Dans les médias allemands, il y a un véritable feu roulant d’agitation démagogique contre la grève des conducteurs de locomotive. On nous dit que la décision de leur syndicat, la GDL (Gewerkschaft der Lokführer), de remettre en marche la grève pour quatre jours serait une catastrophe pour l’économie allemande et pour les usagers, que le motif du président de la GDL serait d’accroître son « pouvoir » et d’affaiblir le syndicat concurrent au sein des salariés de la Deutsche Bahn AG (la compagnie des trains allemande), que les revendications de la GDL seraient largement exagérés, que les moyens qu’elle emploie seraient démesurés, qu’avec la grève une petite minorité de quelques milliers de personnes exerceraient und dictature contre tous les usagers et la population allemande entière, etc.
Le journal à sensation BILD est allé aussi loin de publier le numéro de téléphone du président de la GDL Claus Weselsky en appelant tout le monde à lui téléphoner pour lui dire ses quatre vérités, en fait pour l’insulter. Et dans la version électronique du magazine hebdomadaire Focus (Focus online) on est informé où il habite et on peut y voir une photographie de sa maison. C’est donc une véritable atmosphère de pogrome qui s’installe.
Dans ce contexte, il est déplorable que les directions des syndicats du DGB n’organisent aucune solidarité pour la grève de la GDL. Cette dernière n’est pas membre du DGB, mais du Beamtenbund, de la centrale syndicale des fonctionnaires d’Etat, tout d’abord pour des raisons historiques. Avant le déclenchement du processus de la privatisation de la Bundesbahn devenant la Deutsche Bahn AG, les conducteurs de train étaient fonctionnaires d’Etat qui, en Allemagne, ont quelques privilèges (p.e. des pensions plus confortables que les retraites normales), mais qui sont aussi soumis à des contraintes qui ne touchent pas les autres salariés. Surtout, ils n’ont pas le droit de grève.
Maintenant il ne reste qu’une minorité des conducteurs de locomotive qui sont fonctionnaires d’Etat. (L’ensemble du personnel de la Deutsche Bahn AG est aujourd’hui composé de 100.000 salariés normaux et 40.000 fonctionnaires d’Etat).

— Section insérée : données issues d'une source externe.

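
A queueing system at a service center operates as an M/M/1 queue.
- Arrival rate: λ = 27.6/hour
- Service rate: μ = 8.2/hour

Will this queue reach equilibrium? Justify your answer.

Stability requires ρ = λ/(cμ) < 1
ρ = 27.6/(1 × 8.2) = 27.6/8.20 = 3.3659
Since 3.3659 ≥ 1, the system is UNSTABLE.
Queue grows without bound. Need μ > λ = 27.6.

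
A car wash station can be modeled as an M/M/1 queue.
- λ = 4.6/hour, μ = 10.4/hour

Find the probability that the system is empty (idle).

ρ = λ/μ = 4.6/10.4 = 0.4423
P(0) = 1 - ρ = 1 - 0.4423 = 0.5577
The server is idle 55.77% of the time.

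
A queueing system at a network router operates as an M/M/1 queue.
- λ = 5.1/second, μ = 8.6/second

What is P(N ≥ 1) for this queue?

ρ = λ/μ = 5.1/8.6 = 0.5930
P(N ≥ n) = ρⁿ
P(N ≥ 1) = 0.5930^1
P(N ≥ 1) = 0.5930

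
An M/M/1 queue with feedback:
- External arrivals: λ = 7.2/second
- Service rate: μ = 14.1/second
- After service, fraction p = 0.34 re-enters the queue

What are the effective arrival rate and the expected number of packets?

Effective arrival rate: λ_eff = λ/(1-p) = 7.2/(1-0.34) = 7.2/0.66 = 10.90909
ρ = λ_eff/μ = 10.90909/14.1 = 0.773694
L = ρ/(1-ρ) = 0.773694/(1-0.773694) = 3.4188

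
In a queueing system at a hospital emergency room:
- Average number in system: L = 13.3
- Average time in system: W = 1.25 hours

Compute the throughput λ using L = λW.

Little's Law: L = λW, so λ = L/W
λ = 13.3/1.25 = 10.6400 patients/hour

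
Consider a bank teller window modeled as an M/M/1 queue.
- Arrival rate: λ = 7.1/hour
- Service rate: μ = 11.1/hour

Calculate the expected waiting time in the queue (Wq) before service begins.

First, compute utilization: ρ = λ/μ = 7.1/11.1 = 0.6396
For M/M/1: Wq = λ/(μ(μ-λ))
Wq = 7.1/(11.1 × (11.1-7.1))
Wq = 7.1/(11.1 × 4.00)
Wq = 0.1599 hours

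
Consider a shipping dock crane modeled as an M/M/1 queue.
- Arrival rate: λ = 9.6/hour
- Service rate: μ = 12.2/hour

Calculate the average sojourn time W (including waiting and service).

First, compute utilization: ρ = λ/μ = 9.6/12.2 = 0.7869
For M/M/1: W = 1/(μ-λ)
W = 1/(12.2-9.6) = 1/2.60
W = 0.3846 hours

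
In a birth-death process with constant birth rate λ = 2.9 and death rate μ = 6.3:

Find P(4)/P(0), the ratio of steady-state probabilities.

For constant rates: P(n)/P(0) = (λ/μ)^n
P(4)/P(0) = (2.9/6.3)^4 = 0.46032^4 = 0.04490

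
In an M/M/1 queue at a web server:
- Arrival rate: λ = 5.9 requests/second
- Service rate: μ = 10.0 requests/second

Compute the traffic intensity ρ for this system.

Server utilization: ρ = λ/μ
ρ = 5.9/10.0 = 0.5900
The server is busy 59.00% of the time.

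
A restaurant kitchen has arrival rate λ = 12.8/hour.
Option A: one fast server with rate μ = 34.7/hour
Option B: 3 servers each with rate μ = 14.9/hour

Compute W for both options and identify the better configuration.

Option A: single server μ = 34.7 (M/M/1)
  ρ_A = 12.8/34.7 = 0.3689
  W_A = 1/(μ-λ) = 1/(34.7-12.8) = 1/21.90 = 0.04566

Option B: 3 servers μ = 14.9 (M/M/3)
  ρ_B = λ/(cμ) = 12.8/(3×14.9) = 0.2864
  Offered load a = λ/μ = cρ = 12.8/14.9 = 0.8591
  P₀ = [ Σₙ₌₀^2 aⁿ/n! + a^3/(3!(1-ρ)) ]⁻¹
  Σ = a^0/0! + a^1/1! + a^2/2! = 1.0000 + 0.8591 + 0.3690 = 2.2281
  a^3/(3!(1-ρ)) = 0.6340/(6 × 0.7136) = 0.1481
  P₀ = 1/(2.22805 + 0.148060) = 0.4209
  Lq = P₀·a^3·ρ / (3!(1-ρ)²) = 0.42086 × 0.63397 × 0.28635 / (6 × 0.50929) = 0.02500
  Wq_B = Lq/λ = 0.0250028/12.8 = 0.0019533
  W_B = Wq_B + 1/μ = 0.0019533 + 0.067114 = 0.06907

Since W_A = 0.04566 < W_B = 0.06907, Option A (single fast server) has the shorter time in system.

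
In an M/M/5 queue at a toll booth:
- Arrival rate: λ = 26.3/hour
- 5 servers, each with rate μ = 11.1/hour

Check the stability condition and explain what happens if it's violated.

Stability requires ρ = λ/(cμ) < 1
ρ = 26.3/(5 × 11.1) = 26.3/55.50 = 0.4739
Since 0.4739 < 1, the system is STABLE.
The servers are busy 47.39% of the time.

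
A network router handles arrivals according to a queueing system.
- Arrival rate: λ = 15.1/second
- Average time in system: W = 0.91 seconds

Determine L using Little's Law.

Little's Law: L = λW
L = 15.1 × 0.91 = 13.7410 packets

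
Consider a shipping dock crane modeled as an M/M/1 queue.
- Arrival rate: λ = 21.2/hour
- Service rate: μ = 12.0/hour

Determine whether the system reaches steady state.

Stability requires ρ = λ/(cμ) < 1
ρ = 21.2/(1 × 12.0) = 21.2/12.00 = 1.7667
Since 1.7667 ≥ 1, the system is UNSTABLE.
Queue grows without bound. Need μ > λ = 21.2.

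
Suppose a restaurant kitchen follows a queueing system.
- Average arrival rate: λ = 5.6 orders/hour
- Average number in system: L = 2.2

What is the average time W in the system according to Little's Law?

Little's Law: L = λW, so W = L/λ
W = 2.2/5.6 = 0.3929 hours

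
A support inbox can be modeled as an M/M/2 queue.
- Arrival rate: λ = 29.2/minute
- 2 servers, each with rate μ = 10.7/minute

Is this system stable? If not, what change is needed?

Stability requires ρ = λ/(cμ) < 1
ρ = 29.2/(2 × 10.7) = 29.2/21.40 = 1.3645
Since 1.3645 ≥ 1, the system is UNSTABLE.
Need c > λ/μ = 29.2/10.7 = 2.73.
Minimum servers needed: c = 3.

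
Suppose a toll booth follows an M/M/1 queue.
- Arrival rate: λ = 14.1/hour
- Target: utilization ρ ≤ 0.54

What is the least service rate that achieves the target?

ρ = λ/μ, so μ = λ/ρ
μ ≥ 14.1/0.54 = 26.1111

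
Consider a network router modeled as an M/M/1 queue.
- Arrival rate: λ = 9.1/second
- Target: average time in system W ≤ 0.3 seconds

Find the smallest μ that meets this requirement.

For M/M/1: W = 1/(μ-λ)
Need W ≤ 0.3, so 1/(μ-λ) ≤ 0.3
μ - λ ≥ 1/0.3 = 3.3333
μ ≥ 9.1 + 3.3333 = 12.4333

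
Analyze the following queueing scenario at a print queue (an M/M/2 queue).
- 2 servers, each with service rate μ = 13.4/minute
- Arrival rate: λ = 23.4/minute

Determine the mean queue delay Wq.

Traffic intensity: ρ = λ/(cμ) = 23.4/(2×13.4) = 0.8731
Since ρ = 0.8731 < 1, system is stable.
Offered load a = λ/μ = cρ = 23.4/13.4 = 1.7463
P₀ = [ Σₙ₌₀^1 aⁿ/n! + a^2/(2!(1-ρ)) ]⁻¹
Σ = a^0/0! + a^1/1! = 1.0000 + 1.7463 = 2.7463
a^2/(2!(1-ρ)) = 3.04945/(2 × 0.126866) = 12.0184
P₀ = 1/(2.7463 + 12.0184) = 0.06773
Lq = P₀·a^2·ρ / (2!(1-ρ)²) = 0.067729 × 3.0495 × 0.87313 / (2 × 0.016095) = 5.6022
Wq = Lq/λ = 5.6022/23.4 = 0.2394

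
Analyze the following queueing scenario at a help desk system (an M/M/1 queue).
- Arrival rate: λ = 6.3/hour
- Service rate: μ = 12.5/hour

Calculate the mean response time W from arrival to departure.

First, compute utilization: ρ = λ/μ = 6.3/12.5 = 0.5040
For M/M/1: W = 1/(μ-λ)
W = 1/(12.5-6.3) = 1/6.20
W = 0.1613 hours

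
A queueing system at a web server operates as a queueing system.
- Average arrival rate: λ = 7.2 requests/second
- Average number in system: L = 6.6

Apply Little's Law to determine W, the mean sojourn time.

Little's Law: L = λW, so W = L/λ
W = 6.6/7.2 = 0.9167 seconds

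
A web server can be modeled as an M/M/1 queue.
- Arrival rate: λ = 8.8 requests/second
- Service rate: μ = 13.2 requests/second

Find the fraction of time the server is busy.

Server utilization: ρ = λ/μ
ρ = 8.8/13.2 = 0.6667
The server is busy 66.67% of the time.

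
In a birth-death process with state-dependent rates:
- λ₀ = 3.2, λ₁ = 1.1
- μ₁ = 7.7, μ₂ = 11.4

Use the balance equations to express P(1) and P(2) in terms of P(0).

Balance equations:
State 0: λ₀P₀ = μ₁P₁ → P₁ = (λ₀/μ₁)P₀ = (3.2/7.7)P₀ = 0.4156P₀
State 1: P₂ = (λ₀λ₁)/(μ₁μ₂)P₀ = (3.2×1.1)/(7.7×11.4)P₀ = 0.04010P₀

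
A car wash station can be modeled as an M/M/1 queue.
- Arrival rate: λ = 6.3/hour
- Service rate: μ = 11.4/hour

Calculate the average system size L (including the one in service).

ρ = λ/μ = 6.3/11.4 = 0.5526
For M/M/1: L = λ/(μ-λ)
L = 6.3/(11.4-6.3) = 6.3/5.10
L = 1.2353 cars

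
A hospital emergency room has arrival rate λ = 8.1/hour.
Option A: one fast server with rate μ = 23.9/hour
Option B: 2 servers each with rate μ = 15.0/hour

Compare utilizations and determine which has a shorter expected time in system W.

Option A: single server μ = 23.9 (M/M/1)
  ρ_A = 8.1/23.9 = 0.3389
  W_A = 1/(μ-λ) = 1/(23.9-8.1) = 1/15.80 = 0.06329

Option B: 2 servers μ = 15.0 (M/M/2)
  ρ_B = λ/(cμ) = 8.1/(2×15.0) = 0.2700
  Offered load a = λ/μ = cρ = 8.1/15.0 = 0.5400
  P₀ = [ Σₙ₌₀^1 aⁿ/n! + a^2/(2!(1-ρ)) ]⁻¹
  Σ = a^0/0! + a^1/1! = 1.0000 + 0.5400 = 1.5400
  a^2/(2!(1-ρ)) = 0.2916/(2 × 0.7300) = 0.1997
  P₀ = 1/(1.5400 + 0.1997) = 0.5748
  Lq = P₀·a^2·ρ / (2!(1-ρ)²) = 0.5748 × 0.2916 × 0.2700 / (2 × 0.5329) = 0.04246
  Wq_B = Lq/λ = 0.04246/8.1 = 0.005242
  W_B = Wq_B + 1/μ = 0.005242 + 0.06667 = 0.07191

Since W_A = 0.06329 < W_B = 0.07191, Option A (single fast server) has the shorter time in system.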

Et si la majorité des conducteurs de train est resté ou entré dans la GDL au lieu de s’organiser dans le syndicat du DGB (centrale des syndicats allemands avec un peu plus que six millions de membres) des cheminots, qui s’appelle aujourd’hui EVG (Eisenbahn- und Verkehrsgewerkschaft, avant c’était Transnet), c’est bien à cause de l’inefficacité dans la défense des intérêts des salariés du secteur de la part de ce dernier.

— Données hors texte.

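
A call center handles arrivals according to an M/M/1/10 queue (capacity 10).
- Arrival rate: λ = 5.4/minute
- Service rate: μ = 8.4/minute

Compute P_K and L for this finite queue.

ρ = λ/μ = 5.4/8.4 = 0.64286
P₀ = (1-ρ)/(1-ρ^(K+1)) = (1-0.64286)/(1-0.64286^11) = 0.3571/0.9923 = 0.3599
P_K = P₀×ρ^K = 0.35993 × 0.64286^10 = 0.35993 × 0.012055 = 0.004339
Blocking probability P_10 = 0.004339 (0.43%)
L = ρ[1 - (K+1)ρ^K + Kρ^(K+1)] / [(1-ρ)(1-ρ^(K+1))]
L = 0.64286 × (1 - 11×0.012055 + 10×0.0077496) / ((1 - 0.64286) × (1 - 0.0077496)) = 1.7141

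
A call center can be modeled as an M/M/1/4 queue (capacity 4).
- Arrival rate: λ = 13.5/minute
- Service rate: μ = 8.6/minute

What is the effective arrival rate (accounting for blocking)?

ρ = λ/μ = 13.5/8.6 = 1.56977
P₀ = (1-ρ)/(1-ρ^(K+1)) = (1-1.56977)/(1-1.56977^5) = -0.5698/-8.5319 = 0.06678
P_K = P₀×ρ^K = 0.06678 × 1.56977^4 = 0.06678 × 6.0722 = 0.4055
λ_eff = λ(1-P_K) = 13.5 × (1 - 0.405505) = 13.5 × 0.594495 = 8.0257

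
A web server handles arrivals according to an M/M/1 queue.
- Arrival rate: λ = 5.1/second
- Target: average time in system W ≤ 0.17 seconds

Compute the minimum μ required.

For M/M/1: W = 1/(μ-λ)
Need W ≤ 0.17, so 1/(μ-λ) ≤ 0.17
μ - λ ≥ 1/0.17 = 5.8824
μ ≥ 5.1 + 5.8824 = 10.9824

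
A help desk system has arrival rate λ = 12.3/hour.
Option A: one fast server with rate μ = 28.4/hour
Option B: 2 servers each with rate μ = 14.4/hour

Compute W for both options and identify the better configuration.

Option A: single server μ = 28.4 (M/M/1)
  ρ_A = 12.3/28.4 = 0.4331
  W_A = 1/(μ-λ) = 1/(28.4-12.3) = 1/16.10 = 0.06211

Option B: 2 servers μ = 14.4 (M/M/2)
  ρ_B = λ/(cμ) = 12.3/(2×14.4) = 0.4271
  Offered load a = λ/μ = cρ = 12.3/14.4 = 0.8542
  P₀ = [ Σₙ₌₀^1 aⁿ/n! + a^2/(2!(1-ρ)) ]⁻¹
  Σ = a^0/0! + a^1/1! = 1.0000 + 0.8542 = 1.8542
  a^2/(2!(1-ρ)) = 0.72960/(2 × 0.57292) = 0.6367
  P₀ = 1/(1.8542 + 0.6367) = 0.4015
  Lq = P₀·a^2·ρ / (2!(1-ρ)²) = 0.4015 × 0.7296 × 0.4271 / (2 × 0.3282) = 0.1906
  Wq_B = Lq/λ = 0.19056/12.3 = 0.015493
  W_B = Wq_B + 1/μ = 0.015493 + 0.069444 = 0.08494

Since W_A = 0.06211 < W_B = 0.08494, Option A (single fast server) has the shorter time in system.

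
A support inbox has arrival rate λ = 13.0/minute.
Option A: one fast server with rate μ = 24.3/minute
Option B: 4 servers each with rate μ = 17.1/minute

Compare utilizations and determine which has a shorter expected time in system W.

Option A: single server μ = 24.3 (M/M/1)
  ρ_A = 13.0/24.3 = 0.5350
  W_A = 1/(μ-λ) = 1/(24.3-13.0) = 1/11.30 = 0.08850

Option B: 4 servers μ = 17.1 (M/M/4)
  ρ_B = λ/(cμ) = 13.0/(4×17.1) = 0.1901
  Offered load a = λ/μ = cρ = 13.0/17.1 = 0.7602
  P₀ = [ Σₙ₌₀^3 aⁿ/n! + a^4/(4!(1-ρ)) ]⁻¹
  Σ = a^0/0! + a^1/1! + a^2/2! + a^3/3! = 1.0000 + 0.7602 + 0.2890 + 0.07323 = 2.1224
  a^4/(4!(1-ρ)) = 0.3340/(24 × 0.8099) = 0.01718
  P₀ = 1/(2.1224 + 0.01718) = 0.4674
  Lq = P₀·a^4·ρ / (4!(1-ρ)²) = 0.4674 × 0.3340 × 0.1901 / (24 × 0.6560) = 0.001885
  Wq_B = Lq/λ = 0.001885/13.0 = 0.0001450
  W_B = Wq_B + 1/μ = 0.0001450 + 0.05848 = 0.05862

Since W_B = 0.05862 < W_A = 0.08850, Option B (multiple servers) has the shorter time in system.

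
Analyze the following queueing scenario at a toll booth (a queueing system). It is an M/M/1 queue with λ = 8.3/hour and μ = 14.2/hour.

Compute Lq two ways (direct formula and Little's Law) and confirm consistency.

Method 1 (direct): Lq = λ²/(μ(μ-λ)) = 68.89/(14.2 × 5.90) = 0.8223

Method 2 (Little's Law):
W = 1/(μ-λ) = 1/5.90 = 0.16949
Wq = W - 1/μ = 0.16949 - 0.070423 = 0.09907
Lq = λWq = 8.3 × 0.09907 = 0.8223 ✔ (matches Method 1)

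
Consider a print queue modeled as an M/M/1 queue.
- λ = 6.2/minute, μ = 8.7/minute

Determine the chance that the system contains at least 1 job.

ρ = λ/μ = 6.2/8.7 = 0.7126
P(N ≥ n) = ρⁿ
P(N ≥ 1) = 0.7126^1
P(N ≥ 1) = 0.7126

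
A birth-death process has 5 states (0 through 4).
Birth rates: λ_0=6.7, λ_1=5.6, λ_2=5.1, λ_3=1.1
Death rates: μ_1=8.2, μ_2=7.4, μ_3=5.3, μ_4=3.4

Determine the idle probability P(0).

Ratios P(n)/P(0) = (λ₀···λₙ₋₁)/(μ₁···μₙ):
P(1)/P(0) = (6.7)/(8.2) = 0.8171
P(2)/P(0) = (6.7×5.6)/(8.2×7.4) = 0.6183
P(3)/P(0) = (6.7×5.6×5.1)/(8.2×7.4×5.3) = 0.5950
P(4)/P(0) = (6.7×5.6×5.1×1.1)/(8.2×7.4×5.3×3.4) = 0.1925

Normalization: ∑ P(n) = 1
P(0) × (1.0000 + 0.8171 + 0.6183 + 0.5950 + 0.1925) = 1
P(0) × 3.2229 = 1
P(0) = 1/3.2229 = 0.3103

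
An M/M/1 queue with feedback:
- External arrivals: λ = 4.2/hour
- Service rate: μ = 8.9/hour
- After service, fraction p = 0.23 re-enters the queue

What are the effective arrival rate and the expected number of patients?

Effective arrival rate: λ_eff = λ/(1-p) = 4.2/(1-0.23) = 4.2/0.77 = 5.4545
ρ = λ_eff/μ = 5.4545/8.9 = 0.61287
L = ρ/(1-ρ) = 0.61287/(1-0.61287) = 1.5831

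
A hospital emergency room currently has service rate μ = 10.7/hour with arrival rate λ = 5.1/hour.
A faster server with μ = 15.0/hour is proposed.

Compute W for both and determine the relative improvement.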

Les raisons du conflit en cour
Son premier péché majeur, c’était de ne pas s’opposer à la privatisation. Il faut dire que cela aurait rendu nécessaire uns stratégie de confrontation avec le gouvernement et une attitude combative qui aurait inclus de ne pas respecter les règles, p.e. la défense de grèves à motif « politique » en Allemagne. Mais le processus de privatisation a vite conduit à une détérioration des conditions de travail des salariés, et ceci d’autant plus depuis que la Deutsche Bahn AG se prépare à être coté en bourse et réduit systématiquement son personnel et avec cela par ailleurs aussi la sécurité des usagers, la qualité de l’infrastructure du chemin de fer ainsi que la que la qualité du service (p.e. il y a beaucoup trop de retards). Et le syndicat du DGB EVG ne s’est nullement opposer à cela, et depuis, la situation des salariés empire, surtout en matière de densité du travail avec une augmentation constante des heures supplémentaires. Et la EVG s’est conduite comme une courroie de transmission de la direction de la Deutsche Bahn AG en allant jusqu’à soutenir l’embauche de conducteurs de locomotive intérimaires.

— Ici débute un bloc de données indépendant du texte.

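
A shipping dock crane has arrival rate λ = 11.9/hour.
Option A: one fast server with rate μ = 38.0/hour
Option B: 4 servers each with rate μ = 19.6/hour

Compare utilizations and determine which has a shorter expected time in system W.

Option A: single server μ = 38.0 (M/M/1)
  ρ_A = 11.9/38.0 = 0.3132
  W_A = 1/(μ-λ) = 1/(38.0-11.9) = 1/26.10 = 0.03831

Option B: 4 servers μ = 19.6 (M/M/4)
  ρ_B = λ/(cμ) = 11.9/(4×19.6) = 0.1518
  Offered load a = λ/μ = cρ = 11.9/19.6 = 0.6071
  P₀ = [ Σₙ₌₀^3 aⁿ/n! + a^4/(4!(1-ρ)) ]⁻¹
  Σ = a^0/0! + a^1/1! + a^2/2! + a^3/3! = 1.0000 + 0.60714 + 0.18431 + 0.037301 = 1.8288
  a^4/(4!(1-ρ)) = 0.13588/(24 × 0.84821) = 0.006675
  P₀ = 1/(1.8288 + 0.006675) = 0.5448
  Lq = P₀·a^4·ρ / (4!(1-ρ)²) = 0.54483 × 0.13588 × 0.15179 / (24 × 0.71947) = 0.0006508
  Wq_B = Lq/λ = 0.00065078/11.9 = 0.0000546874
  W_B = Wq_B + 1/μ = 0.0000546874 + 0.0510204 = 0.05108

Since W_A = 0.03831 < W_B = 0.05108, Option A (single fast server) has the shorter time in system.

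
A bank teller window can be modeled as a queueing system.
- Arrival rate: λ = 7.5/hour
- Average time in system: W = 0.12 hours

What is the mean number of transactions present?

Little's Law: L = λW
L = 7.5 × 0.12 = 0.9000 transactions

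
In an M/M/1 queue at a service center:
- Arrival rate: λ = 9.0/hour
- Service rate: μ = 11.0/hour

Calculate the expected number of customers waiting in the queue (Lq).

ρ = λ/μ = 9.0/11.0 = 0.8182
For M/M/1: Lq = λ²/(μ(μ-λ))
Lq = 81.00/(11.0 × 2.00)
Lq = 3.6818 customers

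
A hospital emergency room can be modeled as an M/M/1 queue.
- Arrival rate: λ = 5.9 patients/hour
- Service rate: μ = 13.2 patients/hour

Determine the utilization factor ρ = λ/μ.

Server utilization: ρ = λ/μ
ρ = 5.9/13.2 = 0.4470
The server is busy 44.70% of the time.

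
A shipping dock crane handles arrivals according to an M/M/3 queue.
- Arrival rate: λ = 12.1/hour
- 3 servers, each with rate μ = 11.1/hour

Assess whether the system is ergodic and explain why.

Stability requires ρ = λ/(cμ) < 1
ρ = 12.1/(3 × 11.1) = 12.1/33.30 = 0.3634
Since 0.3634 < 1, the system is STABLE.
The servers are busy 36.34% of the time.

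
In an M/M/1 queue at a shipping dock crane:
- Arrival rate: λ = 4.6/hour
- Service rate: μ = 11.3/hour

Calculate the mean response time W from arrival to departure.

First, compute utilization: ρ = λ/μ = 4.6/11.3 = 0.4071
For M/M/1: W = 1/(μ-λ)
W = 1/(11.3-4.6) = 1/6.70
W = 0.1493 hours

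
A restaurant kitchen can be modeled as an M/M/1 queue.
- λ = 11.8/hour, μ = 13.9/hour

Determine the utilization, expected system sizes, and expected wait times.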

Une légende répandue dans une partie de la population allemande veut que les salaires des conducteurs de locomotive soient très confortables, qu’il s’agisse donc d’une minorité privilégiée. Ce n’est pas vrai. Prenons deux cas modèles : 1 Un conducteur âgé de 25 ans avec deux années d’expérience professionnelle touche, avec tous les suppléments possibles, un salaire net entre 1438 et 1588 Euro. 2 Un conducteur âgé de 40 ans ayant deux enfants et 17 ans d’expérience professionnelle obtient un salaire net entre 1778 et 1928 Euro. C’est plutôt maigre, surtout si on considère que les conducteurs de locomotive, comme tout le personnel roulant, travaillent jour et nuit, le week-end, les jours fériés, et qu’ils doivent être très éveillés en effectuant leur travail de manière responsable.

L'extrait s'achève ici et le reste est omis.